Rt Hon Frank Field MP, Chair of the Work and Pensions Select Committee, said:

"Sadly, it will not surprise me if the sorry picture painted here is true: a company that turned in £1.15bn profit last year squeezing its workers. People who work long, hard hours and have an important role in passenger safety, and yet apparently cannot count on receiving the National Minimum Wage – or even close to it.

Ryanair once tried to make its passengers pay to use the loo – now they even make their workers pay to quit. As well as foisting a host of other miserly – and potentially unlawful – requirements on them.

The dice are loaded entirely in favour of mega-profitable companies who are willing to shamelessly exploit workers to obtain a competitive advantage. We set out in our draft Bill a new "future of employment" and there will be no room for these shoddy - or illegal - practices in it.

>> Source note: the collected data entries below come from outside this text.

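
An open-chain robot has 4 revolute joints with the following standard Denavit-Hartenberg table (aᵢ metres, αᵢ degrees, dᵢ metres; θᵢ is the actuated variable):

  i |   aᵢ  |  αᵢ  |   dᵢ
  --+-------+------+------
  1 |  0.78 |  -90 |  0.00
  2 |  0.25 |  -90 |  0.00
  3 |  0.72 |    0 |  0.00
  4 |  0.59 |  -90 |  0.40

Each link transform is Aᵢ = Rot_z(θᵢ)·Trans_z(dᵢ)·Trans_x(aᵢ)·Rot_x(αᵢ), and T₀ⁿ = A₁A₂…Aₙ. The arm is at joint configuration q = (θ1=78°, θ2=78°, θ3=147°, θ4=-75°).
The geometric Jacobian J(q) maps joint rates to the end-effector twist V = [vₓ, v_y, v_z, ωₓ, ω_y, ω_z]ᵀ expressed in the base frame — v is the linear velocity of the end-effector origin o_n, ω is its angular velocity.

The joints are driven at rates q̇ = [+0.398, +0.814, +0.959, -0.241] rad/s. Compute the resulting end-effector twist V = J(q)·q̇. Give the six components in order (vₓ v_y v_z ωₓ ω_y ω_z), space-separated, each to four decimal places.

-0.5163 0.4025 1.1094 -0.9422 -0.5177 0.2487

o_n = [1.0058, 0.1472, 0.0846]
J₁: ẑ×o_n = [-0.1472, 1.0058, 0.0000], ω = ẑ
J2: z=[-0.9781, 0.2079, 0.0000] o=[0.1622, 0.7630, 0.0000] → [0.0176, 0.0828, 0.4269, -0.9781, 0.2079, 0.0000]
J3: z=[-0.2034, -0.9568, -0.2079] o=[0.1730, 0.8138, -0.2445] → [-0.4535, -0.1062, 0.9324, -0.2034, -0.9568, -0.2079]
J4: z=[-0.2034, -0.9568, -0.2079] o=[0.5304, 0.6095, 0.3461] → [0.1541, -0.1520, 0.5489, -0.2034, -0.9568, -0.2079]
V = J·q̇ = [-0.5163, 0.4025, 1.1094, -0.9422, -0.5177, 0.2487]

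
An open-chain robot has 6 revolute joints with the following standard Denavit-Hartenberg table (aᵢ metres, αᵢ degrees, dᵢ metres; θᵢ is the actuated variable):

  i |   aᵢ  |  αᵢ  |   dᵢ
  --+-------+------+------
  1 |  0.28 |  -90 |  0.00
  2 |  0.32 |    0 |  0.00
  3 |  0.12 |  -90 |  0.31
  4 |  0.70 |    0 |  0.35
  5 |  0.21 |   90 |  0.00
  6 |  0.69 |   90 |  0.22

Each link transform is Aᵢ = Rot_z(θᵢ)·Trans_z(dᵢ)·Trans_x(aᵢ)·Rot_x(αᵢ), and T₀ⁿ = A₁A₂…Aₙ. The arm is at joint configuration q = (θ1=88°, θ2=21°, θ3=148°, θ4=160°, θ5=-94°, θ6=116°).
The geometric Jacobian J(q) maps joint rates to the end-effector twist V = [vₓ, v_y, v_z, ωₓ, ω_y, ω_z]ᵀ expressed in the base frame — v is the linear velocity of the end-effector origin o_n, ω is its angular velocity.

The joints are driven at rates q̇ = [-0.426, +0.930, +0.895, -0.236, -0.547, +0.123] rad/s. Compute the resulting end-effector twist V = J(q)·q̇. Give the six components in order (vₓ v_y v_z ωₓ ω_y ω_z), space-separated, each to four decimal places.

o_n = [-0.2178, 0.7692, 0.9091]
J₁: ẑ×o_n = [-0.7692, -0.2178, 0.0000], ω = ẑ
J2: z=[-0.9994, 0.0349, 0.0000] o=[0.0098, 0.2798, 0.0000] → [0.0317, 0.9086, -0.4812, -0.9994, 0.0349, 0.0000]
J3: z=[-0.9994, 0.0349, 0.0000] o=[0.0202, 0.5784, -0.1147] → [0.0357, 1.0232, -0.1824, -0.9994, 0.0349, 0.0000]
J4: z=[-0.0067, -0.1907, 0.9816] o=[-0.2937, 0.4715, -0.1376] → [-0.4919, 0.0815, 0.0125, -0.0067, -0.1907, 0.9816]
J5: z=[-0.0067, -0.1907, 0.9816] o=[-0.0343, 1.0417, 0.3315] → [0.1573, -0.1764, -0.0332, -0.0067, -0.1907, 0.9816]
J6: z=[-0.4378, -0.8820, -0.1743] o=[0.1545, 0.9512, 0.3152] → [-0.5556, 0.3249, -0.2488, -0.4378, -0.8820, -0.1743]
V = J·q̇ = [0.3509, 1.9707, -0.6261, -1.8725, 0.1045, -1.2161]

0.3509 1.9707 -0.6261 -1.8725 0.1045 -1.2161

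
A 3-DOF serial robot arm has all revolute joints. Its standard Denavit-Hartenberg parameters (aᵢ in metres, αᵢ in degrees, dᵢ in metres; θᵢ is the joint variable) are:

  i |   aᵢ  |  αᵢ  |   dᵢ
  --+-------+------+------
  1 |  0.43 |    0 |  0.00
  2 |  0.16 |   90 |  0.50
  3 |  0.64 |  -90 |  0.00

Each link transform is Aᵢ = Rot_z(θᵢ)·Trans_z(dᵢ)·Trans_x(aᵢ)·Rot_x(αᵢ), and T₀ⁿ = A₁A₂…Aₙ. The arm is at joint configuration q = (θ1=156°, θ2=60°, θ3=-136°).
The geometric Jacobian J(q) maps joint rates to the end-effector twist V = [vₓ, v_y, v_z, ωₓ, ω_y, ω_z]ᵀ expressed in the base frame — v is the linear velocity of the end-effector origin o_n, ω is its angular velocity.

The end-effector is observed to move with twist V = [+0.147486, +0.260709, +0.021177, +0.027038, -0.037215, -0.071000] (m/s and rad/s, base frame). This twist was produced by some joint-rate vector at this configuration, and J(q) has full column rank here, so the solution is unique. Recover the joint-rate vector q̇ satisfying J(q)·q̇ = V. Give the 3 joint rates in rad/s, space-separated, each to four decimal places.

-0.6770 0.6060 -0.0460

o_n = [-0.1498, 0.3515, 0.0554]
J₁: ẑ×o_n = [-0.3515, -0.1498, 0.0000], ω = ẑ
J2: z=[0.0000, 0.0000, 1.0000] o=[-0.3928, 0.1749, 0.0000] → [-0.1766, 0.2430, 0.0000, 0.0000, 0.0000, 1.0000]
J3: z=[-0.5878, 0.8090, 0.0000] o=[-0.5223, 0.0809, 0.5000] → [-0.3597, -0.2613, -0.4604, -0.5878, 0.8090, 0.0000]
q̇ = J⁺·V = [-0.6770, 0.6060, -0.0460]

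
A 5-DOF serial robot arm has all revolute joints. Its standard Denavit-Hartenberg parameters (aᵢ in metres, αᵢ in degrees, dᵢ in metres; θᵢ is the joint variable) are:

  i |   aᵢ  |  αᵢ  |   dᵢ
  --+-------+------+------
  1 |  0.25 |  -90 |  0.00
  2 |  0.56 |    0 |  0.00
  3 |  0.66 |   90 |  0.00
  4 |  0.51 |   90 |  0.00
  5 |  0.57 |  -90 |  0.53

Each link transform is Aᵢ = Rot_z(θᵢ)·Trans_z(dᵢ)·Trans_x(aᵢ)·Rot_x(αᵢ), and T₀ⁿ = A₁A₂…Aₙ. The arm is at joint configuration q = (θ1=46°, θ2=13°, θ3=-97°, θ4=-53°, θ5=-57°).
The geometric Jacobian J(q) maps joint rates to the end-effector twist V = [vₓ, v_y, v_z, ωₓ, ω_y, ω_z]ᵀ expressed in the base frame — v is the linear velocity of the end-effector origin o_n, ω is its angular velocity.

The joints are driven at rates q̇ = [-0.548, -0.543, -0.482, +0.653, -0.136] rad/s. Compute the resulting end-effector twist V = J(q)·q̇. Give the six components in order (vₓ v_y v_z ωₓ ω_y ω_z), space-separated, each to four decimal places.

-0.2718 -1.2034 1.4512 0.2352 -1.1142 -0.3717

o_n = [1.6368, 0.2925, 0.5505]
J₁: ẑ×o_n = [-0.2925, 1.6368, 0.0000], ω = ẑ
J2: z=[-0.7193, 0.6947, 0.0000] o=[0.1737, 0.1798, 0.0000] → [0.3824, 0.3960, -1.0974, -0.7193, 0.6947, 0.0000]
J3: z=[-0.7193, 0.6947, 0.0000] o=[0.5527, 0.5723, -0.1260] → [0.4699, 0.4866, -0.5518, -0.7193, 0.6947, 0.0000]
J4: z=[-0.6909, -0.7154, 0.1045] o=[0.6006, 0.6220, 0.5304] → [0.0200, 0.1222, 0.9689, -0.6909, -0.7154, 0.1045]
J5: z=[0.3749, -0.4781, -0.7943] o=[0.9159, 0.3621, 0.8357] → [0.0810, -0.4657, 0.3186, 0.3749, -0.4781, -0.7943]
V = J·q̇ = [-0.2718, -1.2034, 1.4512, 0.2352, -1.1142, -0.3717]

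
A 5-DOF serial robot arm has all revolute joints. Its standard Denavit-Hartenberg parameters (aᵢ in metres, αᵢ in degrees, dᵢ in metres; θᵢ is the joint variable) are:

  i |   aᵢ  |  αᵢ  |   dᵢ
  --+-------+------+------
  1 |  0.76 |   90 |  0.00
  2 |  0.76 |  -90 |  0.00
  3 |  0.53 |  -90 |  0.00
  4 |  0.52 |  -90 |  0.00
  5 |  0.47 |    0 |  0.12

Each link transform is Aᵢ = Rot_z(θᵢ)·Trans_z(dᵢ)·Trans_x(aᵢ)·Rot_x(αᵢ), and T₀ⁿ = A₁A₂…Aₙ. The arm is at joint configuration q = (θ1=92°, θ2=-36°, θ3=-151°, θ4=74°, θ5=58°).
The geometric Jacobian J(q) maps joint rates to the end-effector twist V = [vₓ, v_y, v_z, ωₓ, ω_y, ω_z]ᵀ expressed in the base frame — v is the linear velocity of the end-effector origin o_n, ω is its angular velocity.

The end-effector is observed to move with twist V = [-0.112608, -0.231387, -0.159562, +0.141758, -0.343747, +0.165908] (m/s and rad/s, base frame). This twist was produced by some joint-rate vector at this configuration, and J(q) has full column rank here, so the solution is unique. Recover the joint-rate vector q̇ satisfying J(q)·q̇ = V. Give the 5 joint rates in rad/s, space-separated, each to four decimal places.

0.0090 -0.3830 -0.2430 0.2670 -0.5990

o_n = [-0.0560, 0.3194, -0.6358]
J₁: ẑ×o_n = [-0.3194, -0.0560, 0.0000], ω = ẑ
J2: z=[0.9994, 0.0349, 0.0000] o=[-0.0265, 0.7595, 0.0000] → [-0.0222, 0.6354, -0.4388, 0.9994, 0.0349, 0.0000]
J3: z=[-0.0205, 0.5874, 0.8090] o=[-0.0480, 1.3740, -0.4467] → [0.7421, -0.0104, 0.0263, -0.0205, 0.5874, 0.8090]
J4: z=[0.8604, 0.4225, -0.2850] o=[0.2219, 1.0082, -0.1742] → [-0.3913, 0.4763, -0.4752, 0.8604, 0.4225, -0.2850]
J5: z=[-0.4838, 0.5016, -0.7172] o=[0.3051, 0.6156, -0.5050] → [-0.2781, 0.1957, 0.3245, -0.4838, 0.5016, -0.7172]
q̇ = J⁺·V = [0.0090, -0.3830, -0.2430, 0.2670, -0.5990]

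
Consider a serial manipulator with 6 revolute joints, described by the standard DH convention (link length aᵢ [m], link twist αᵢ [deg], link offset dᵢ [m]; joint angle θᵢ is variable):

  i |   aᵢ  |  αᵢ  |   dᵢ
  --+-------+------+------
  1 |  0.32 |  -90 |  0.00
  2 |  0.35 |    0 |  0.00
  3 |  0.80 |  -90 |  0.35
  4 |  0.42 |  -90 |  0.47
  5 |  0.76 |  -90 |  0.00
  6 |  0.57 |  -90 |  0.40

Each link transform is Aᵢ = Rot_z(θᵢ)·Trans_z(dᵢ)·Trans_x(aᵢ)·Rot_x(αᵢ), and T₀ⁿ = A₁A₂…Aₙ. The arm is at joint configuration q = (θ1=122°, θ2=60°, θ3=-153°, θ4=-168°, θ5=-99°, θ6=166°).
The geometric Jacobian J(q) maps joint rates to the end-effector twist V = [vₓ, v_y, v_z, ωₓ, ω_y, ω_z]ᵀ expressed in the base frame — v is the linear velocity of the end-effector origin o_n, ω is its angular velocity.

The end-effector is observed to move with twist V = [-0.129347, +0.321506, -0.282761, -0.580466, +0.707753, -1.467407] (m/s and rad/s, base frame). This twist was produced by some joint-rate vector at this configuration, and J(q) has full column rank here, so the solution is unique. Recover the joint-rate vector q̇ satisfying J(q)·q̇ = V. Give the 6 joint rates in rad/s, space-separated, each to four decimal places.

o_n = [-0.9726, 0.8434, -0.2588]
J₁: ẑ×o_n = [-0.8434, -0.9726, 0.0000], ω = ẑ
J2: z=[-0.8480, -0.5299, 0.0000] o=[-0.1696, 0.2714, 0.0000] → [0.1372, -0.2195, -0.9106, -0.8480, -0.5299, 0.0000]
J3: z=[-0.8480, -0.5299, 0.0000] o=[-0.2623, 0.4198, -0.3031] → [-0.0235, 0.0376, -0.7356, -0.8480, -0.5299, 0.0000]
J4: z=[-0.5292, 0.8469, 0.0523] o=[-0.5369, 0.1988, 0.4958] → [-0.6728, -0.4221, 0.0278, -0.5292, 0.8469, 0.0523]
J5: z=[-0.8238, -0.5276, 0.2076] o=[-0.8711, 0.5688, 0.1101] → [0.1376, -0.3250, -0.2797, -0.8238, -0.5276, 0.2076]
J6: z=[-0.2837, 0.0665, -0.9566] o=[-1.2442, 1.2124, 0.2656] → [-0.3879, -0.4086, 0.0866, -0.2837, 0.0665, -0.9566]
q̇ = J⁺·V = [-0.7900, 0.4210, 0.2140, 0.7760, -0.6570, 0.6080]

-0.7900 0.4210 0.2140 0.7760 -0.6570 0.6080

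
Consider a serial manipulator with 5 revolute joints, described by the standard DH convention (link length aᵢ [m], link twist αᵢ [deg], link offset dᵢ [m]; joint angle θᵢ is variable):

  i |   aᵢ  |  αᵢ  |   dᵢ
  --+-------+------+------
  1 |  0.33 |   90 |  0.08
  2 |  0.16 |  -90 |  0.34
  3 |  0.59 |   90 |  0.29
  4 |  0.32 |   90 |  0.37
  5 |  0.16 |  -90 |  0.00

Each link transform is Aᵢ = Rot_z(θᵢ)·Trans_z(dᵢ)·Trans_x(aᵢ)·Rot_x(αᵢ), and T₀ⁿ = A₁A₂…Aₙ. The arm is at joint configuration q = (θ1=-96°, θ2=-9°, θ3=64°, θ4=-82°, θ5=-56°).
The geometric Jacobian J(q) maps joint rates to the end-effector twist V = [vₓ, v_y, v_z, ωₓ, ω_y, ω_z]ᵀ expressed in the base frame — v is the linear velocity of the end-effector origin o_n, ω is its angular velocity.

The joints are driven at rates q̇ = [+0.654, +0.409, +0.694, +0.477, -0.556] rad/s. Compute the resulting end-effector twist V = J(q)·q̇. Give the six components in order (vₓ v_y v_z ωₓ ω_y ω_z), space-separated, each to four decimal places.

1.1823 0.1549 0.4032 -0.2044 -0.7653 1.3111

o_n = [0.0363, -0.9699, -0.1368]
J₁: ẑ×o_n = [0.9699, 0.0363, -0.0000], ω = ẑ
J2: z=[-0.9945, 0.1045, 0.0000] o=[-0.0345, -0.3282, 0.0800] → [-0.0227, -0.2156, 0.6308, -0.9945, 0.1045, 0.0000]
J3: z=[-0.0164, -0.1556, 0.9877] o=[-0.3892, -0.4498, 0.0550] → [0.5435, 0.4171, 0.0747, -0.0164, -0.1556, 0.9877]
J4: z=[-0.5288, -0.8370, -0.1406] o=[0.1068, -0.8044, 0.3009] → [0.3432, -0.2216, 0.0285, -0.5288, -0.8370, -0.1406]
J5: z=[-0.8381, 0.5411, -0.0696] o=[-0.0459, -1.0882, -0.0671] → [-0.0295, -0.0641, -0.1436, -0.8381, 0.5411, -0.0696]
V = J·q̇ = [1.1823, 0.1549, 0.4032, -0.2044, -0.7653, 1.3111]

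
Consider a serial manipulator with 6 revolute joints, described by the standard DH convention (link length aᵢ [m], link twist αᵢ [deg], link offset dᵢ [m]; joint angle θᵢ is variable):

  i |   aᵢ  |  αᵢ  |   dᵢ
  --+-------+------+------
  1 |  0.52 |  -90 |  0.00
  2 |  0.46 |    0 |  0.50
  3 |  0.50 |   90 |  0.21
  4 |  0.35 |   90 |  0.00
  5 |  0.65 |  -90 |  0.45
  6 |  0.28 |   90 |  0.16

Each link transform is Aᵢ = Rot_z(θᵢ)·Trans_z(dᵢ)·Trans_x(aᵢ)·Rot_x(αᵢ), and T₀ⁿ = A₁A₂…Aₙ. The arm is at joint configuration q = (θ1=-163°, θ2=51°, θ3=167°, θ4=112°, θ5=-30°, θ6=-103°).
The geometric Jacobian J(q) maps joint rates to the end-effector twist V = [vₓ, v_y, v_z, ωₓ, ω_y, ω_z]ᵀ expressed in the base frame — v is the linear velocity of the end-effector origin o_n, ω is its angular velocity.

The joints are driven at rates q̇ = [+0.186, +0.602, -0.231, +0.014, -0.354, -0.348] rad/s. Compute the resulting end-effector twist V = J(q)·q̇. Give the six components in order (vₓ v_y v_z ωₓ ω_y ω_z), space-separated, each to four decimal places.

o_n = [0.2927, -1.8459, 0.2686]
J₁: ẑ×o_n = [1.8459, 0.2927, -0.0000], ω = ẑ
J2: z=[0.2924, -0.9563, 0.0000] o=[-0.4973, -0.1520, 0.0000] → [-0.2569, -0.0785, 0.2602, 0.2924, -0.9563, 0.0000]
J3: z=[0.2924, -0.9563, 0.0000] o=[-0.6279, -0.7148, -0.3575] → [-0.5988, -0.1831, 0.5497, 0.2924, -0.9563, 0.0000]
J4: z=[0.5888, 0.1800, -0.7880] o=[-0.1897, -0.8005, -0.0497] → [-0.7665, -0.5676, -0.7024, 0.5888, 0.1800, -0.7880]
J5: z=[0.8082, -0.1446, 0.5708] o=[-0.1937, -1.1410, -0.1304] → [0.3447, -0.0448, -0.4994, 0.8082, -0.1446, 0.5708]
J6: z=[0.5043, -0.3306, -0.7978] o=[-0.0276, -1.8123, 0.2528] → [-0.0321, -0.2636, 0.0890, 0.5043, -0.3306, -0.7978]
V = J·q̇ = [0.2054, 0.1491, 0.1657, -0.3449, -0.1860, 0.2505]

0.2054 0.1491 0.1657 -0.3449 -0.1860 0.2505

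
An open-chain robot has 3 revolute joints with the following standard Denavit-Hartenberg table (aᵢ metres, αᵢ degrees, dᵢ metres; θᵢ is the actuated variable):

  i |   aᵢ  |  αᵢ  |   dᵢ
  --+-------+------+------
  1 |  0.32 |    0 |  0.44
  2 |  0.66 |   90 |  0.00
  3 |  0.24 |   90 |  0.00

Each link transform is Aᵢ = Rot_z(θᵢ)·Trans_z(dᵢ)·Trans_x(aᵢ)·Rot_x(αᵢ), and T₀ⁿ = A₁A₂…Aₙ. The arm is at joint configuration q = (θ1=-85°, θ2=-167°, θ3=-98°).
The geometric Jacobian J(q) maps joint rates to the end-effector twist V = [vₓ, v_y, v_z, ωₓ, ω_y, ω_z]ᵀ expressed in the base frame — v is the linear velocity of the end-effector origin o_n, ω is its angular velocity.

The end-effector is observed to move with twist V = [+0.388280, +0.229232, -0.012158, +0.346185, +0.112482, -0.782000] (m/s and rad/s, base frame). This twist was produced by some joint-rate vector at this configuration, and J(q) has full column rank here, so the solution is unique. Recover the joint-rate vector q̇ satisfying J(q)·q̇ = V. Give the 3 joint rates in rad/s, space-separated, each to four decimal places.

o_n = [-0.1657, 0.2771, 0.2023]
J₁: ẑ×o_n = [-0.2771, -0.1657, 0.0000], ω = ẑ
J2: z=[0.0000, 0.0000, 1.0000] o=[0.0279, -0.3188, 0.4400] → [-0.5959, -0.1936, 0.0000, 0.0000, 0.0000, 1.0000]
J3: z=[0.9511, 0.3090, 0.0000] o=[-0.1761, 0.3089, 0.4400] → [-0.0734, 0.2260, -0.0334, 0.9511, 0.3090, 0.0000]
q̇ = J⁺·V = [-0.1600, -0.6220, 0.3640]

-0.1600 -0.6220 0.3640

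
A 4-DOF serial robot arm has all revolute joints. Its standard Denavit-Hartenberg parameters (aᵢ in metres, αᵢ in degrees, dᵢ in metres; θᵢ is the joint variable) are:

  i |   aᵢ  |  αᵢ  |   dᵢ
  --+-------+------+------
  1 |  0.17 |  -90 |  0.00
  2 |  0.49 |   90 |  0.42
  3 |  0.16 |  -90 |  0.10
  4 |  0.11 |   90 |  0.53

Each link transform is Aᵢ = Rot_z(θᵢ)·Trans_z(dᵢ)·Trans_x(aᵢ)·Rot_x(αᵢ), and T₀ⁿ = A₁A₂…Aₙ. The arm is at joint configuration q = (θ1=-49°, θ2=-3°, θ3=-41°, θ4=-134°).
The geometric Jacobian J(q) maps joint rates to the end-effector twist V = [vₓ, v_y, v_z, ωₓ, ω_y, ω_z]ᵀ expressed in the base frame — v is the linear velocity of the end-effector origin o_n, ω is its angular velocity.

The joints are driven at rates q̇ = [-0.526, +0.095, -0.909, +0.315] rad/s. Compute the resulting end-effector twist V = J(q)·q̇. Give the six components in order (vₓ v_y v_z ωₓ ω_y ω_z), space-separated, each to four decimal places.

o_n = [1.2730, -0.2981, 0.2260]
J₁: ẑ×o_n = [0.2981, 1.2730, -0.0000], ω = ẑ
J2: z=[0.7547, 0.6561, 0.0000] o=[0.1115, -0.1283, 0.0000] → [0.1483, -0.1706, -0.8902, 0.7547, 0.6561, 0.0000]
J3: z=[-0.0343, 0.0395, 0.9986] o=[0.7495, -0.2221, 0.0256] → [0.0839, 0.5296, -0.0181, -0.0343, 0.0395, 0.9986]
J4: z=[0.9994, 0.0007, 0.0343] o=[0.7460, -0.3780, 0.1318] → [-0.0027, -0.0760, 0.0794, 0.9994, 0.0007, 0.0343]
V = J·q̇ = [-0.2198, -1.1912, -0.0431, 0.4177, 0.0266, -1.4229]

-0.2198 -1.1912 -0.0431 0.4177 0.0266 -1.4229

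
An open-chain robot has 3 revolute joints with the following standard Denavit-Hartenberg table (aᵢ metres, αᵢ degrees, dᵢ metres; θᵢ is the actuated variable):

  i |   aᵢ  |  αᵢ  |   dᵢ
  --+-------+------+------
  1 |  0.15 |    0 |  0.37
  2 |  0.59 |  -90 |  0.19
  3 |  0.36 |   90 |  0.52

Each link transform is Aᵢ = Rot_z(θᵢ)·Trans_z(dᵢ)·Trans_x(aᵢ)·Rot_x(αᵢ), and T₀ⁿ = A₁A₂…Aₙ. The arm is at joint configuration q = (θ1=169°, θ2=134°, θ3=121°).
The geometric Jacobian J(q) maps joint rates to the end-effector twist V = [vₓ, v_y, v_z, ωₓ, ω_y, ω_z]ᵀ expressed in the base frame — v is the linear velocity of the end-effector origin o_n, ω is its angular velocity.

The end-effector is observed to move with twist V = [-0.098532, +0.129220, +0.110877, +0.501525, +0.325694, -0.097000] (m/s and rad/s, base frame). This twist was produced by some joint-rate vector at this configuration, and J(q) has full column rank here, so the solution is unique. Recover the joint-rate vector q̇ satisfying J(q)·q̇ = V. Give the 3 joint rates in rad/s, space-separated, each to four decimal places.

o_n = [0.5092, -0.0275, 0.2514]
J₁: ẑ×o_n = [0.0275, 0.5092, -0.0000], ω = ẑ
J2: z=[0.0000, 0.0000, 1.0000] o=[-0.1472, 0.0286, 0.3700] → [0.0561, 0.6565, -0.0000, 0.0000, 0.0000, 1.0000]
J3: z=[0.8387, 0.5446, 0.0000] o=[0.1741, -0.4662, 0.5600] → [-0.1681, 0.2588, 0.1854, 0.8387, 0.5446, 0.0000]
q̇ = J⁺·V = [-0.2590, 0.1620, 0.5980]

-0.2590 0.1620 0.5980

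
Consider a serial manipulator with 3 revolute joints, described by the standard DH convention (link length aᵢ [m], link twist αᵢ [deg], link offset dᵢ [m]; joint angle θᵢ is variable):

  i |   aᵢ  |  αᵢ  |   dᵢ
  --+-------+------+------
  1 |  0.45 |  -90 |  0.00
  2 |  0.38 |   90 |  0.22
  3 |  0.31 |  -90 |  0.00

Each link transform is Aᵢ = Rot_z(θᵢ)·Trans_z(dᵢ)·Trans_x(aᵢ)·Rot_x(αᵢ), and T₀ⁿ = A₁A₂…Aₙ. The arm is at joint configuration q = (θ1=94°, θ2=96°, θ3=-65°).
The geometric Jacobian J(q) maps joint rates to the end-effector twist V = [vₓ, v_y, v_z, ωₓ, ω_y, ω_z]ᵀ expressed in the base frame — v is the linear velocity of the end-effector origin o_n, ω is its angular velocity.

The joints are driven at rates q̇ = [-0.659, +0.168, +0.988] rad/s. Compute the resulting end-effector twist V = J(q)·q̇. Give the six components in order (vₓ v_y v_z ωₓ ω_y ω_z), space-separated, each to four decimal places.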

The Government should legislate now to ensure workers are better protected from this kind of exploitation, and begin to enforce the law with much more vigour. Ryanair – and their workers - can rest assured that we and our colleagues on BEIS will be investigating these allegations further."

Hours of unpaid work

Rachel Reeves MP, Chair of the Business, Energy and Industrial Strategy (BEIS) Committee, said:

"These allegations of hours of unpaid work, of charges for uniforms, of fees being incurred to leave, suggest a company falling well short of its duty to the staff who help their planes get off the ground and who spend the flight attending to and serving its paying customers.

This appears to be evidence of a company trying to wiggle out of its basic responsibility to pay its workers the National Minimum Wage.

When companies face the prospect of being inspected for breaches of the NMW once every 500 years then we not only need new laws but also much tougher enforcement, cracking down on businesses seeking to exploit their workers to gain a competitive advantage.
 
Ryanair now need to provide answers on the fees and charges faced by cabin staff and set out how they ensure these staff are receiving the National Minimum Wage."

A framework for modern employment

The BEIS and Work and Pensions Committee recently published a joint report, A Framework for Modern Employment, which set out proposals to ensure that the benefits of a flexible workforce are enjoyed both by businesses and by workers.

The report, supported by evidence from the Taylor Review and Sir David Metcalf, the Government's Director of Labour Market Enforcement, recommended a greater focus on scrutinising supply chains and the Committee heard compelling evidence on the role of large companies in ensuring compliance across their supply chains.